The result on both my ASUS ENGTX280 is

41: 0.000000e+00

51: 1.000000e+00

61: 1.414214e+00

71: 1.732051e+00

81: 2.000000e+00

91: 2.236068e+00

101: 2.449490e+00

41: 1.531604e-322

51: 0.000000e+00

61: 5.308593e+185

71: -4.434596e+194

81: 5.303601e-315

91: -9.458696e-176

101: 3.732320e-212

So the integer data is copied correctly, double is not. Am I doing something wrong?

I’m using driver version 177.73 on OpenSuse 10.2 (kernel 2.6.26.5) and am compiling with -arch sm_13 and -m64.

Thanks in advance for any help.

–Tobias

Edits:

  • PTX looks fine, it loads f64 from the correct address and stores it also to f64.

  • It works if I leave out one of the three integers, let’s say Int2, set the pointer to Int3 new and transfer 4 bytes less to and from the device. Strange?!

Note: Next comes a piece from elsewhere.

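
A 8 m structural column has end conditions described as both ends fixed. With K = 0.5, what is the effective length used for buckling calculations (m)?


L_eff = K * L
= 0.5 * 8
= 4.0 m

4.0 m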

did you compile with the -arch sm_13 option?

Of course, I did. :)

I tested now with 2 and 4 integers preceding the double vector and it worked.
In the version with 3 ints, the first double is at 0xc and produces wrong results, the 0x0 and 0x***8 above work fine.

Could it be, that double values are only accessible if their addresses are divisible by 8?

Edit: I checked 1 and 5 preceding ints meanwhile and got errors again. Only even numbers of preceding ints seem to work.

doubles have to be 8-byte aligned, just like in host code.

For Linux it’s 4-bytes only, this is why the emulation worked all the time.

Thanks, the problem will now be easy to solve.